Consider Hansens recent proposal: We should impose a gradually rising carbon fee, collected from fossil fuel companies, then distribute 100% of the collections to all Americans on a per-capita basis every month. The government would not get a penny. This market-based approach would stimulate innovation; jobs and economic growth avoid enlarging government or having it pick winners or losers. Most Americans, except the heaviest energy users, would get more back than they paid in increased prices. Not only that, the reduction in oil use resulting from the carbon price would be nearly six times as great as the oil supply from the proposed pipeline from Canada, rendering the pipeline superfluous
Aside from the reference to climate, Hansen could just as easily be writing for the Heritage Foundation or the American Enterprise institute. His bogyman appears to be government, industrial policy, and wealth redistribution. Yet at the same time Hansen was writing for the Times, Exxon Mobil reported quarterly profits of $10 billion. And more importantly, much of the risks associated by some with government, including secrecy and manipulation, could be at least as easily attributed to Exxon/Mobil. In a recent appearance on Democracy Now!, Steve Coll said, I came to think as I worked on this [Exxon/Mobil] sees itself as an independent sovereign in the world, and one that is almost the equivalent of a state. And it makes sense, when you look at their revenue of just under $500 billion a year. Thats actually more than the size of the economies of most of the countries in the world. Its about the same as the economy of Norway.
And then the private part is that they really are one of the most closed corporations headquartered in the United States. They work on a closed system, and they dont invite scrutiny I really was struck by how for myself as a journalist I had spent so much time focusing on governments, trying to understand how they exercise power, and I came to realize that right in our midst are these very large and important institutions that are hardly ever scrutinized in the wayin the ways that journalists try to do.
Coll went on to point out how much of Exxon/Mobils profits are channeled back into the political system. The conclusion I reach is that market friendly, distributionally neutral solutions to environmental issues are unlikely to be enacted precisely because they do not attack the very power imbalances that sustain the current pro-oil tax and subsidy policies.
In a more long-term sense, a market society with massive inequality in power and wealth shapes our interaction with the environment in dangerous ways.

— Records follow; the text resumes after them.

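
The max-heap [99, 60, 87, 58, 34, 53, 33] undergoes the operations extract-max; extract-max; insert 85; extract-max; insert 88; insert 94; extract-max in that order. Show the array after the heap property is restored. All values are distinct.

[88, 58, 60, 33, 34, 53]

extract-max → returns 99:
  remove root 99; move last element 33 to root → [33, 60, 87, 58, 34, 53]
  33 vs larger child 87 at index 2, swap → [87, 60, 33, 58, 34, 53]
  33 vs only child 53 at index 5, swap → [87, 60, 53, 58, 34, 33]
extract-max → returns 87:
  remove root 87; move last element 33 to root → [33, 60, 53, 58, 34]
  33 vs larger child 60 at index 1, swap → [60, 33, 53, 58, 34]
  33 vs larger child 58 at index 3, swap → [60, 58, 53, 33, 34]
insert 85:
  append 85 at index 5 → [60, 58, 53, 33, 34, 85]
  85 > parent 53 at index 2, swap → [60, 58, 85, 33, 34, 53]
  85 > parent 60 at index 0, swap → [85, 58, 60, 33, 34, 53]
extract-max → returns 85:
  remove root 85; move last element 53 to root → [53, 58, 60, 33, 34]
  53 vs larger child 60 at index 2, swap → [60, 58, 53, 33, 34]
insert 88:
  append 88 at index 5 → [60, 58, 53, 33, 34, 88]
  88 > parent 53 at index 2, swap → [60, 58, 88, 33, 34, 53]
  88 > parent 60 at index 0, swap → [88, 58, 60, 33, 34, 53]
insert 94:
  append 94 at index 6 → [88, 58, 60, 33, 34, 53, 94]
  94 > parent 60 at index 2, swap → [88, 58, 94, 33, 34, 53, 60]
  94 > parent 88 at index 0, swap → [94, 58, 88, 33, 34, 53, 60]
extract-max → returns 94:
  remove root 94; move last element 60 to root → [60, 58, 88, 33, 34, 53]
  60 vs larger child 88 at index 2, swap → [88, 58, 60, 33, 34, 53]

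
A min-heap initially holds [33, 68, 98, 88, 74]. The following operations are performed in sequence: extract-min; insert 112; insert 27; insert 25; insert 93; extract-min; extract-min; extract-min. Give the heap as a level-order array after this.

[74, 88, 93, 98, 112]

extract-min → returns 33:
  remove root 33; move last element 74 to root → [74, 68, 98, 88]
  74 vs smaller child 68 at index 1, swap → [68, 74, 98, 88]
insert 112:
  append 112 at index 4 → [68, 74, 98, 88, 112] (no swap needed)
insert 27:
  append 27 at index 5 → [68, 74, 98, 88, 112, 27]
  27 < parent 98 at index 2, swap → [68, 74, 27, 88, 112, 98]
  27 < parent 68 at index 0, swap → [27, 74, 68, 88, 112, 98]
insert 25:
  append 25 at index 6 → [27, 74, 68, 88, 112, 98, 25]
  25 < parent 68 at index 2, swap → [27, 74, 25, 88, 112, 98, 68]
  25 < parent 27 at index 0, swap → [25, 74, 27, 88, 112, 98, 68]
insert 93:
  append 93 at index 7 → [25, 74, 27, 88, 112, 98, 68, 93] (no swap needed)
extract-min → returns 25:
  remove root 25; move last element 93 to root → [93, 74, 27, 88, 112, 98, 68]
  93 vs smaller child 27 at index 2, swap → [27, 74, 93, 88, 112, 98, 68]
  93 vs smaller child 68 at index 6, swap → [27, 74, 68, 88, 112, 98, 93]
extract-min → returns 27:
  remove root 27; move last element 93 to root → [93, 74, 68, 88, 112, 98]
  93 vs smaller child 68 at index 2, swap → [68, 74, 93, 88, 112, 98]
extract-min → returns 68:
  remove root 68; move last element 98 to root → [98, 74, 93, 88, 112]
  98 vs smaller child 74 at index 1, swap → [74, 98, 93, 88, 112]
  98 vs smaller child 88 at index 3, swap → [74, 88, 93, 98, 112]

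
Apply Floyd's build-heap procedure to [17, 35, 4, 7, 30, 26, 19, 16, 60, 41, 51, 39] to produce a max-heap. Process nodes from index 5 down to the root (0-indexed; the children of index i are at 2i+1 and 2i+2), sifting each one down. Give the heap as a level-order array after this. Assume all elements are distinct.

[60, 51, 39, 35, 41, 26, 19, 16, 7, 17, 30, 4]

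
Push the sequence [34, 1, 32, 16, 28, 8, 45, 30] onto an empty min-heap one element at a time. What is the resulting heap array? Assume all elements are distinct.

[1, 16, 8, 30, 28, 32, 45, 34]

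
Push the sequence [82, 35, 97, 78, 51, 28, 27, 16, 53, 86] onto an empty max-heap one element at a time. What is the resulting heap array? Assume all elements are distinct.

[97, 86, 82, 53, 78, 28, 27, 16, 35, 51]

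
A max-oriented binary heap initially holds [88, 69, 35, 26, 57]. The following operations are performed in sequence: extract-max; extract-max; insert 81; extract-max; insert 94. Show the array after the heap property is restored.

extract-max → returns 88:
  remove root 88; move last element 57 to root → [57, 69, 35, 26]
  57 vs larger child 69 at index 1, swap → [69, 57, 35, 26]
extract-max → returns 69:
  remove root 69; move last element 26 to root → [26, 57, 35]
  26 vs larger child 57 at index 1, swap → [57, 26, 35]
insert 81:
  append 81 at index 3 → [57, 26, 35, 81]
  81 > parent 26 at index 1, swap → [57, 81, 35, 26]
  81 > parent 57 at index 0, swap → [81, 57, 35, 26]
extract-max → returns 81:
  remove root 81; move last element 26 to root → [26, 57, 35]
  26 vs larger child 57 at index 1, swap → [57, 26, 35]
insert 94:
  append 94 at index 3 → [57, 26, 35, 94]
  94 > parent 26 at index 1, swap → [57, 94, 35, 26]
  94 > parent 57 at index 0, swap → [94, 57, 35, 26]

[94, 57, 35, 26]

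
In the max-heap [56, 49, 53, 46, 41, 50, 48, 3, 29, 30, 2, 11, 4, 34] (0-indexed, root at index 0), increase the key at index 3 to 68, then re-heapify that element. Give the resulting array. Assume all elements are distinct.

set index 3 from 46 to 68 → [56, 49, 53, 68, 41, 50, 48, 3, 29, 30, 2, 11, 4, 34]
68 > parent 49 at index 1, swap → [56, 68, 53, 49, 41, 50, 48, 3, 29, 30, 2, 11, 4, 34]
68 > parent 56 at index 0, swap → [68, 56, 53, 49, 41, 50, 48, 3, 29, 30, 2, 11, 4, 34]

[68, 56, 53, 49, 41, 50, 48, 3, 29, 30, 2, 11, 4, 34]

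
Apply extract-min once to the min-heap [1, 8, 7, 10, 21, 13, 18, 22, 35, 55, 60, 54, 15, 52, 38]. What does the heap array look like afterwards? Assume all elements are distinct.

[7, 8, 13, 10, 21, 15, 18, 22, 35, 55, 60, 54, 38, 52]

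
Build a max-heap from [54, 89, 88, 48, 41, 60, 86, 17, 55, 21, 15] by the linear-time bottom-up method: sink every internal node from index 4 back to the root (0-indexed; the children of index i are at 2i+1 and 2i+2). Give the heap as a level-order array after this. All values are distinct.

[89, 55, 88, 54, 41, 60, 86, 17, 48, 21, 15]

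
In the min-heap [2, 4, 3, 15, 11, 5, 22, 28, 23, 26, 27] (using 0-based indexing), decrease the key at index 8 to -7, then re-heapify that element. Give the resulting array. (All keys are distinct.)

[-7, 2, 3, 4, 11, 5, 22, 28, 15, 26, 27]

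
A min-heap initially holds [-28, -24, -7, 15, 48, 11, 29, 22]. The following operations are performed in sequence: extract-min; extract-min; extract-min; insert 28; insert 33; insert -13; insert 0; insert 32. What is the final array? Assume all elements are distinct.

extract-min → returns -28:
  remove root -28; move last element 22 to root → [22, -24, -7, 15, 48, 11, 29]
  22 vs smaller child -24 at index 1, swap → [-24, 22, -7, 15, 48, 11, 29]
  22 vs smaller child 15 at index 3, swap → [-24, 15, -7, 22, 48, 11, 29]
extract-min → returns -24:
  remove root -24; move last element 29 to root → [29, 15, -7, 22, 48, 11]
  29 vs smaller child -7 at index 2, swap → [-7, 15, 29, 22, 48, 11]
  29 vs only child 11 at index 5, swap → [-7, 15, 11, 22, 48, 29]
extract-min → returns -7:
  remove root -7; move last element 29 to root → [29, 15, 11, 22, 48]
  29 vs smaller child 11 at index 2, swap → [11, 15, 29, 22, 48]
insert 28:
  append 28 at index 5 → [11, 15, 29, 22, 48, 28]
  28 < parent 29 at index 2, swap → [11, 15, 28, 22, 48, 29]
insert 33:
  append 33 at index 6 → [11, 15, 28, 22, 48, 29, 33] (no swap needed)
insert -13:
  append -13 at index 7 → [11, 15, 28, 22, 48, 29, 33, -13]
  -13 < parent 22 at index 3, swap → [11, 15, 28, -13, 48, 29, 33, 22]
  -13 < parent 15 at index 1, swap → [11, -13, 28, 15, 48, 29, 33, 22]
  -13 < parent 11 at index 0, swap → [-13, 11, 28, 15, 48, 29, 33, 22]
insert 0:
  append 0 at index 8 → [-13, 11, 28, 15, 48, 29, 33, 22, 0]
  0 < parent 15 at index 3, swap → [-13, 11, 28, 0, 48, 29, 33, 22, 15]
  0 < parent 11 at index 1, swap → [-13, 0, 28, 11, 48, 29, 33, 22, 15]
insert 32:
  append 32 at index 9 → [-13, 0, 28, 11, 48, 29, 33, 22, 15, 32]
  32 < parent 48 at index 4, swap → [-13, 0, 28, 11, 32, 29, 33, 22, 15, 48]

[-13, 0, 28, 11, 32, 29, 33, 22, 15, 48]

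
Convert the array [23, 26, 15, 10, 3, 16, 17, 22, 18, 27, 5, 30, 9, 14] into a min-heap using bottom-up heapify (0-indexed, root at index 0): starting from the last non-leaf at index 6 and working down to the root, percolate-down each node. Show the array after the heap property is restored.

sift down from index 6:
  17 vs only child 14 at index 13, swap → [23, 26, 15, 10, 3, 16, 14, 22, 18, 27, 5, 30, 9, 17]
sift down from index 5:
  16 vs smaller child 9 at index 12, swap → [23, 26, 15, 10, 3, 9, 14, 22, 18, 27, 5, 30, 16, 17]
sift down from index 4: already satisfies heap property
sift down from index 3: already satisfies heap property
sift down from index 2:
  15 vs smaller child 9 at index 5, swap → [23, 26, 9, 10, 3, 15, 14, 22, 18, 27, 5, 30, 16, 17]
sift down from index 1:
  26 vs smaller child 3 at index 4, swap → [23, 3, 9, 10, 26, 15, 14, 22, 18, 27, 5, 30, 16, 17]
  26 vs smaller child 5 at index 10, swap → [23, 3, 9, 10, 5, 15, 14, 22, 18, 27, 26, 30, 16, 17]
sift down from index 0:
  23 vs smaller child 3 at index 1, swap → [3, 23, 9, 10, 5, 15, 14, 22, 18, 27, 26, 30, 16, 17]
  23 vs smaller child 5 at index 4, swap → [3, 5, 9, 10, 23, 15, 14, 22, 18, 27, 26, 30, 16, 17]

[3, 5, 9, 10, 23, 15, 14, 22, 18, 27, 26, 30, 16, 17]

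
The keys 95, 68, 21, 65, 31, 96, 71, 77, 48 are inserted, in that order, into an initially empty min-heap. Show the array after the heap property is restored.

Insert 95:
  append 95 at index 0 → [95] (no swap needed)
Insert 68:
  append 68 at index 1 → [95, 68]
  68 < parent 95 at index 0, swap → [68, 95]
Insert 21:
  append 21 at index 2 → [68, 95, 21]
  21 < parent 68 at index 0, swap → [21, 95, 68]
Insert 65:
  append 65 at index 3 → [21, 95, 68, 65]
  65 < parent 95 at index 1, swap → [21, 65, 68, 95]
Insert 31:
  append 31 at index 4 → [21, 65, 68, 95, 31]
  31 < parent 65 at index 1, swap → [21, 31, 68, 95, 65]
Insert 96:
  append 96 at index 5 → [21, 31, 68, 95, 65, 96] (no swap needed)
Insert 71:
  append 71 at index 6 → [21, 31, 68, 95, 65, 96, 71] (no swap needed)
Insert 77:
  append 77 at index 7 → [21, 31, 68, 95, 65, 96, 71, 77]
  77 < parent 95 at index 3, swap → [21, 31, 68, 77, 65, 96, 71, 95]
Insert 48:
  append 48 at index 8 → [21, 31, 68, 77, 65, 96, 71, 95, 48]
  48 < parent 77 at index 3, swap → [21, 31, 68, 48, 65, 96, 71, 95, 77]

[21, 31, 68, 48, 65, 96, 71, 95, 77]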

Its very instability especially during the era of finance capitalism leads to a concern for today at the expense of tomorrow. Ideologically it is often sustained by the promise that everyone can become rich. And because the rich and most powerful can escape many environmental problems and the poor who are most burdened by them have too little influence, it is hard to build support for collective ecological approaches to recreation, energy, and transportation. And where corporate CEOs control the workplace, workers have seldom had the chance to opt for leisure over more pay as productivity increases. Hence alternatives to consumption are less likely to emerge.
Historically many environmentalists have assumed that the route to success was to steer clear of more controversial concerns about economic inequality or corporate structure. This has, however, been a losing strategy. Even such paragons of market friendly environmental policy as cap and trade are portrayed as radical, watered down, and eventually defeated. Yet because these policies do not address inequalities, they are unlikely to build any bridges to working class citizens.
It is probably not accidental that the industrial democracy in which environmental issues now seem to have the least traction is also the one in which the distribution of wealth and income is the most unequal and voter participation the least. Yet if these factors have been barriers, they also present opportunities. The ongoing financial crisis and the tepid recovery along with the brave actions of OWS have opened up concerns about political and economic inequality if climate change activists best go big and consider the ways a more egalitarian economy and polity could serve and be served by attention to a range of environmental issues.